In its third-quarter earnings report on Nov. 8, video game publishing behemoth Activision Blizzard (Nasdaq: ATVI) announced that revenue increased slightly by 1%, but net income jumped from $0.04 per share last year to $0.13 per share this quarter. The company also raised fourth-quarter and full-year guidance, in addition to reporting astonishingly high sales for its blockbuster hit, Call of Duty: Modern Warfare 3. So far, the company and analysts alike expect Activision to break numerous records, such as first-day sales and overall sales.

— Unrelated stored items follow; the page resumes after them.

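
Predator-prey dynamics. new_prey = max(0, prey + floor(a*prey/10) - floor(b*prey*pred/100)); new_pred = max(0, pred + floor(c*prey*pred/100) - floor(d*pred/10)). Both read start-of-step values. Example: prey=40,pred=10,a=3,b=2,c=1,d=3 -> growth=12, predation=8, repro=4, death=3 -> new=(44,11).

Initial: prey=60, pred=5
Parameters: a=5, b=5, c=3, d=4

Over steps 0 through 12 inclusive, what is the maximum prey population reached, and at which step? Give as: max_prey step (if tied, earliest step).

Step 1: prey: 60+30-15=75; pred: 5+9-2=12
Step 2: prey: 75+37-45=67; pred: 12+27-4=35
Step 3: prey: 67+33-117=0; pred: 35+70-14=91
Step 4: prey: 0+0-0=0; pred: 91+0-36=55
Step 5: prey: 0+0-0=0; pred: 55+0-22=33
Step 6: prey: 0+0-0=0; pred: 33+0-13=20
Step 7: prey: 0+0-0=0; pred: 20+0-8=12
Step 8: prey: 0+0-0=0; pred: 12+0-4=8
Step 9: prey: 0+0-0=0; pred: 8+0-3=5
Step 10: prey: 0+0-0=0; pred: 5+0-2=3
Step 11: prey: 0+0-0=0; pred: 3+0-1=2
Step 12: prey: 0+0-0=0; pred: 2+0-0=2
Max prey = 75 at step 1

Answer: 75 1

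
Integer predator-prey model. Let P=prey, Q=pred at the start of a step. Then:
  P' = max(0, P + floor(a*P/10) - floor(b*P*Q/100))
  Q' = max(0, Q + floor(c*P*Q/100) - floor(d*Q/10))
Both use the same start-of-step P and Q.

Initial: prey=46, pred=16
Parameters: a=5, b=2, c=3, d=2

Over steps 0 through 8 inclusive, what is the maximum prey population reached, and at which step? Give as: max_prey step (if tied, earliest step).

Answer: 55 1

Derivation:
Step 1: prey: 46+23-14=55; pred: 16+22-3=35
Step 2: prey: 55+27-38=44; pred: 35+57-7=85
Step 3: prey: 44+22-74=0; pred: 85+112-17=180
Step 4: prey: 0+0-0=0; pred: 180+0-36=144
Step 5: prey: 0+0-0=0; pred: 144+0-28=116
Step 6: prey: 0+0-0=0; pred: 116+0-23=93
Step 7: prey: 0+0-0=0; pred: 93+0-18=75
Step 8: prey: 0+0-0=0; pred: 75+0-15=60
Max prey = 55 at step 1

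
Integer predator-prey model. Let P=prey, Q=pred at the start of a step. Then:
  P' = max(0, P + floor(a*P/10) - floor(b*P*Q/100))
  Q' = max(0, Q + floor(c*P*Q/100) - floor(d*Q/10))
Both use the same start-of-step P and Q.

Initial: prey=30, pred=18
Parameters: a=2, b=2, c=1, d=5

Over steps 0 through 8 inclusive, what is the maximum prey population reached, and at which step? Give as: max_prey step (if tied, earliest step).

Answer: 42 8

Derivation:
Step 1: prey: 30+6-10=26; pred: 18+5-9=14
Step 2: prey: 26+5-7=24; pred: 14+3-7=10
Step 3: prey: 24+4-4=24; pred: 10+2-5=7
Step 4: prey: 24+4-3=25; pred: 7+1-3=5
Step 5: prey: 25+5-2=28; pred: 5+1-2=4
Step 6: prey: 28+5-2=31; pred: 4+1-2=3
Step 7: prey: 31+6-1=36; pred: 3+0-1=2
Step 8: prey: 36+7-1=42; pred: 2+0-1=1
Max prey = 42 at step 8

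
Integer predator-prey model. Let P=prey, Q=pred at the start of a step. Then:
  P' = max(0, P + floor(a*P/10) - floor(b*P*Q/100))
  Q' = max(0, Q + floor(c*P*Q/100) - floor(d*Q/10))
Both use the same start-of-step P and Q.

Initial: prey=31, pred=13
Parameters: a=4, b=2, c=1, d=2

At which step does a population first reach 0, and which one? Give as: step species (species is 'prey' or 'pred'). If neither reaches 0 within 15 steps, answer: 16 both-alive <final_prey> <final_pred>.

Answer: 16 both-alive 6 15

Derivation:
Step 1: prey: 31+12-8=35; pred: 13+4-2=15
Step 2: prey: 35+14-10=39; pred: 15+5-3=17
Step 3: prey: 39+15-13=41; pred: 17+6-3=20
Step 4: prey: 41+16-16=41; pred: 20+8-4=24
Step 5: prey: 41+16-19=38; pred: 24+9-4=29
Step 6: prey: 38+15-22=31; pred: 29+11-5=35
Step 7: prey: 31+12-21=22; pred: 35+10-7=38
Step 8: prey: 22+8-16=14; pred: 38+8-7=39
Step 9: prey: 14+5-10=9; pred: 39+5-7=37
Step 10: prey: 9+3-6=6; pred: 37+3-7=33
Step 11: prey: 6+2-3=5; pred: 33+1-6=28
Step 12: prey: 5+2-2=5; pred: 28+1-5=24
Step 13: prey: 5+2-2=5; pred: 24+1-4=21
Step 14: prey: 5+2-2=5; pred: 21+1-4=18
Step 15: prey: 5+2-1=6; pred: 18+0-3=15
No extinction within 15 steps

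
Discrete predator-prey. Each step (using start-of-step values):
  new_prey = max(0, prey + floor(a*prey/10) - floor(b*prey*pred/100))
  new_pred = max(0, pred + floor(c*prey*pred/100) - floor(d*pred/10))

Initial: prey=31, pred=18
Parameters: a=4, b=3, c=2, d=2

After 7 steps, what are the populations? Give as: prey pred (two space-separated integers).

Step 1: prey: 31+12-16=27; pred: 18+11-3=26
Step 2: prey: 27+10-21=16; pred: 26+14-5=35
Step 3: prey: 16+6-16=6; pred: 35+11-7=39
Step 4: prey: 6+2-7=1; pred: 39+4-7=36
Step 5: prey: 1+0-1=0; pred: 36+0-7=29
Step 6: prey: 0+0-0=0; pred: 29+0-5=24
Step 7: prey: 0+0-0=0; pred: 24+0-4=20

Answer: 0 20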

All this should be great news, right?

Wrong.

Why is everyone hating so much?
Since the company reported earnings, the stock has dropped by a significant 13.5%, mainly because its other blockbuster game, World of Warcraft, suffered an 800,000-subscriber decrease, from 11.1 million to 10.3 million. Blizzard accounts for about 40% of the entire company's revenue stream, and World of Warcraft is a huge part of that sales pie. So the massive decrease in subs came as a surprise to many in the industry and sent the share price scuttling downward.

The video game industry as a whole has been struggling. THQ (Nasdaq: THQI), another video game publisher, lost more last quarter than it had in the year-ago quarter. Activision's biggest competitor, Electronic Arts (Nasdaq: ERTS), saw its losses expand and left its full-year guidance untouched, while analysts were hoping to see a positive increase in guidance. Sony (NYSE: SNE), meanwhile, has had to slash prices of its PlayStation 3 to bump up sales, yet it still saw an 8% revenue decrease last quarter. Similarly, Microsoft (Nasdaq: MSFT) shipped fewer Xboxes this year (2.3 million) than it did last year at the same time (2.8 million).

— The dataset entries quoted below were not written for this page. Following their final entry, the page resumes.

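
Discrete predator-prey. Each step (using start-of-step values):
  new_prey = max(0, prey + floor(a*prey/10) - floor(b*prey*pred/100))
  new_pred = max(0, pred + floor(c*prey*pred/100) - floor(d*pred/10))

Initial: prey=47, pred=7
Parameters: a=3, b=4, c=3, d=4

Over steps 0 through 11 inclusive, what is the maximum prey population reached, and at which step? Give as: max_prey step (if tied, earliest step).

Step 1: prey: 47+14-13=48; pred: 7+9-2=14
Step 2: prey: 48+14-26=36; pred: 14+20-5=29
Step 3: prey: 36+10-41=5; pred: 29+31-11=49
Step 4: prey: 5+1-9=0; pred: 49+7-19=37
Step 5: prey: 0+0-0=0; pred: 37+0-14=23
Step 6: prey: 0+0-0=0; pred: 23+0-9=14
Step 7: prey: 0+0-0=0; pred: 14+0-5=9
Step 8: prey: 0+0-0=0; pred: 9+0-3=6
Step 9: prey: 0+0-0=0; pred: 6+0-2=4
Step 10: prey: 0+0-0=0; pred: 4+0-1=3
Step 11: prey: 0+0-0=0; pred: 3+0-1=2
Max prey = 48 at step 1

Answer: 48 1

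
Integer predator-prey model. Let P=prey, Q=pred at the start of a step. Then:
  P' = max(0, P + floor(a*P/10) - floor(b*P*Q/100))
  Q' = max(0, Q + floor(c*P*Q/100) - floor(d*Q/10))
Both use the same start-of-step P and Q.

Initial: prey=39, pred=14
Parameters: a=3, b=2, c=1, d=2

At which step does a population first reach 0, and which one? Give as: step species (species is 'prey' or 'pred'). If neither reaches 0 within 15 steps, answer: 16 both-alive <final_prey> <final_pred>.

Answer: 16 both-alive 5 8

Derivation:
Step 1: prey: 39+11-10=40; pred: 14+5-2=17
Step 2: prey: 40+12-13=39; pred: 17+6-3=20
Step 3: prey: 39+11-15=35; pred: 20+7-4=23
Step 4: prey: 35+10-16=29; pred: 23+8-4=27
Step 5: prey: 29+8-15=22; pred: 27+7-5=29
Step 6: prey: 22+6-12=16; pred: 29+6-5=30
Step 7: prey: 16+4-9=11; pred: 30+4-6=28
Step 8: prey: 11+3-6=8; pred: 28+3-5=26
Step 9: prey: 8+2-4=6; pred: 26+2-5=23
Step 10: prey: 6+1-2=5; pred: 23+1-4=20
Step 11: prey: 5+1-2=4; pred: 20+1-4=17
Step 12: prey: 4+1-1=4; pred: 17+0-3=14
Step 13: prey: 4+1-1=4; pred: 14+0-2=12
Step 14: prey: 4+1-0=5; pred: 12+0-2=10
Step 15: prey: 5+1-1=5; pred: 10+0-2=8
No extinction within 15 steps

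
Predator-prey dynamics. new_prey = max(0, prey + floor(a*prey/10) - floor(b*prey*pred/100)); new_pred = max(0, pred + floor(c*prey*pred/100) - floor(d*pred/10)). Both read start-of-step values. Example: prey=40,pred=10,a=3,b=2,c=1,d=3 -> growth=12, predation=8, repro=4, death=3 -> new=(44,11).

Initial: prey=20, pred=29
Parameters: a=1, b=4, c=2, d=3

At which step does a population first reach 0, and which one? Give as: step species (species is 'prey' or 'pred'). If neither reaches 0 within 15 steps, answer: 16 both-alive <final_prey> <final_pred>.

Step 1: prey: 20+2-23=0; pred: 29+11-8=32
First extinction: prey at step 1

Answer: 1 prey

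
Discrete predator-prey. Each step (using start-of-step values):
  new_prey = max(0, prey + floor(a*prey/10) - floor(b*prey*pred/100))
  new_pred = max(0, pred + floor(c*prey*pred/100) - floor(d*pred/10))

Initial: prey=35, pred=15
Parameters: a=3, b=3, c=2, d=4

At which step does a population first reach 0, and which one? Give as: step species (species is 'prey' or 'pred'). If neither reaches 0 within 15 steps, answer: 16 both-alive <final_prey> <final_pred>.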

The bottom line is that during a long-lasting recession in which unemployment is staggeringly high and video games represent a luxury, people just aren't buying at the pace they used to.

Stay positive, my friend
Still, there are plenty of reasons to love Activision Blizzard at today's price of around $12 per share. First of all, it's true that the decrease in subs is worrying, but Blizzard has other games that should be able to help turn the tide, such as Diablo 3 and an expansion for Starcraft 2. And I haven't even mentioned the enormous potential that Activision has because of its partnership with Bungie, which is sure to catapult the company forward because of its extreme talent and development expertise.

And the company apparently appears to believe in its future success, as it's expecting to earn $0.55 per share while analysts anticipated $0.53 per share. It also upped its full-year guidance, no doubt in part to the monstrous success of Call of Duty sales.

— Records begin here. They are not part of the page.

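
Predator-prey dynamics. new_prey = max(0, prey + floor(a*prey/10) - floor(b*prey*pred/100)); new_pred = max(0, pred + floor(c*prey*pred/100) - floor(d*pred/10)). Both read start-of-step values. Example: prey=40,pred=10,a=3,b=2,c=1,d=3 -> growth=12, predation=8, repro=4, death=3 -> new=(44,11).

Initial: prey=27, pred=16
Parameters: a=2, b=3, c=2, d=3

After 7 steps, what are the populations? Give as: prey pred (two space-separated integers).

Step 1: prey: 27+5-12=20; pred: 16+8-4=20
Step 2: prey: 20+4-12=12; pred: 20+8-6=22
Step 3: prey: 12+2-7=7; pred: 22+5-6=21
Step 4: prey: 7+1-4=4; pred: 21+2-6=17
Step 5: prey: 4+0-2=2; pred: 17+1-5=13
Step 6: prey: 2+0-0=2; pred: 13+0-3=10
Step 7: prey: 2+0-0=2; pred: 10+0-3=7

Answer: 2 7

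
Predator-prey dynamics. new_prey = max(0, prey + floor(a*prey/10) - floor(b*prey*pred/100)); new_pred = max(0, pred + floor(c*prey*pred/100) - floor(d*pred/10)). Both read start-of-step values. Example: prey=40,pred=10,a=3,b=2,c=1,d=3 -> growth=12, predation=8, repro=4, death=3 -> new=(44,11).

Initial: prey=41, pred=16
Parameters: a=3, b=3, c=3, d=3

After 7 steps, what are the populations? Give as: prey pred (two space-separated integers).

Step 1: prey: 41+12-19=34; pred: 16+19-4=31
Step 2: prey: 34+10-31=13; pred: 31+31-9=53
Step 3: prey: 13+3-20=0; pred: 53+20-15=58
Step 4: prey: 0+0-0=0; pred: 58+0-17=41
Step 5: prey: 0+0-0=0; pred: 41+0-12=29
Step 6: prey: 0+0-0=0; pred: 29+0-8=21
Step 7: prey: 0+0-0=0; pred: 21+0-6=15

Answer: 0 15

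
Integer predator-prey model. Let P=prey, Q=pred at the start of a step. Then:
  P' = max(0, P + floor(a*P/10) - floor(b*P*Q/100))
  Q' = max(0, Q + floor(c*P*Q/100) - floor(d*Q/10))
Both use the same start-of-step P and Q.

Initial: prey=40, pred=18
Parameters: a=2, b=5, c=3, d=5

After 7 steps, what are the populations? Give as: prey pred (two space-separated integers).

Answer: 0 1

Derivation:
Step 1: prey: 40+8-36=12; pred: 18+21-9=30
Step 2: prey: 12+2-18=0; pred: 30+10-15=25
Step 3: prey: 0+0-0=0; pred: 25+0-12=13
Step 4: prey: 0+0-0=0; pred: 13+0-6=7
Step 5: prey: 0+0-0=0; pred: 7+0-3=4
Step 6: prey: 0+0-0=0; pred: 4+0-2=2
Step 7: prey: 0+0-0=0; pred: 2+0-1=1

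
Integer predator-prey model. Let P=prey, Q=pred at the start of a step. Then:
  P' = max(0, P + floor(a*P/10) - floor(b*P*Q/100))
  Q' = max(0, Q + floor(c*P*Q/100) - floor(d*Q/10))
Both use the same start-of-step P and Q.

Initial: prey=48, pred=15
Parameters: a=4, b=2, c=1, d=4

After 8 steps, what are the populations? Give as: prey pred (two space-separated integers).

Answer: 22 31

Derivation:
Step 1: prey: 48+19-14=53; pred: 15+7-6=16
Step 2: prey: 53+21-16=58; pred: 16+8-6=18
Step 3: prey: 58+23-20=61; pred: 18+10-7=21
Step 4: prey: 61+24-25=60; pred: 21+12-8=25
Step 5: prey: 60+24-30=54; pred: 25+15-10=30
Step 6: prey: 54+21-32=43; pred: 30+16-12=34
Step 7: prey: 43+17-29=31; pred: 34+14-13=35
Step 8: prey: 31+12-21=22; pred: 35+10-14=31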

Its current P/E ratio of around 19 is far below the average ratio for the past five years or so, and the company's war chest of a balance sheet doesn't hurt too much, either. It has more than $2 billion in cash and absolutely no debt, so it can sustain economic lulls better than any competitor and also has the ability to retain top talent. In the meantime, benefit from its 1.5% dividend yield and get ready to see the stock soar after it reports fourth-quarter earnings during the holiday season.

For all these reasons, I'm suggesting that Activision is a strong buy, and I'll be heading over to my Motley Fool CAPS page to reflect my strong conviction.